Die (in sich widersprüchlichen) Einwände, dass bei einem gemeinsamen Verfügungsrecht der jeweilige Gewahrsamsinhaber der Urkunde (im vorliegenden Fall der Anwalt der Ehefrau des Angeklagten) diese über Verlangen des anderen "sofort herauszugeben habe oder eben nicht", in eventu dieses Herausgabebegehren begründet sein müsse oder aber der die geforderte Übergabe verweigernde Urkundenbesitzer seinerseits eine Urkundenunterdrückung verantworte, legt nicht dar, inwieweit daraus tatbestandsausschließende Konsequenzen für den Beschwerdeführer zu folgern wären. Im Übrigen ignoriert diese Rüge den Urteilsinhalt, wonach der Angeklagte das Dokument ohne vorheriges Ausfolgebegehren und gegen den Willen des damaligen Gewahrsamsinhabers an sich brachte und eine Herausgabe selbst unter der Zusage, eine Kopie davon zu erhalten, verweigerte (US 5 f). Damit wird die Rechtsrüge, welche bei dem geltend gemachten materiell-rechtlichen Nichtigkeitsgrund ein striktes Festhalten an den Urteilskonstatierungen voraussetzt, nicht prozessordnungsgemäß zur Darstellung gebracht.

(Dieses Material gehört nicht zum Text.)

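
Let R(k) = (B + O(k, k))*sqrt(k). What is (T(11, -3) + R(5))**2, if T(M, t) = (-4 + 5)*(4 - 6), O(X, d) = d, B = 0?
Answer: 129 - 20*sqrt(5) ≈ 84.279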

Das Vorbringen, das Erstgericht hätte zunächst klären müssen, ob die Eigentumsverhältnisse und die Verfügungsberechtigung über die inkriminierte Heiratsurkunde nach österreichischem oder ägyptischen Recht zu beurteilen wären, lässt jegliche Darstellung vermissen, weshalb derartige Annahmen bei der in einem österreichischen Gerichtsverfahren zu Beweiszwecken bereits verwendeten Urkunde und bei einem in Österreich gelegenen Tatort entscheidungswesentlich wären. Damit wird aber die Nichtigkeitsbeschwerde nicht deutlich und bestimmt ausgeführt.

Zum bloß nominell auf "Z 9b" (gemeint: § 281 Abs 1 Z 9 lit b StPO) gestützten Nichtigkeitsgrund fehlen überhaupt jegliche Ausführungen, sodass die Beschwerde insoweit keiner inhaltlichen Erwiderung zugänglich ist.

Die teils offenbar unbegründete, teils nicht gesetzesgemäß ausgeführte Nichtigkeitsbeschwerde war daher bei nichtöffentlicher Beratung sofort zurückzuweisen (§ 285d Abs 1 Z 1 und 2 StPO). Daraus folgt die Kompetenz des Oberlandesgerichtes Graz zur Entscheidung über die Berufung des Angeklagten (§ 285i StPO).

Die Entscheidung über den Kostenersatz gründet sich auf § 390a Abs 1 StPO.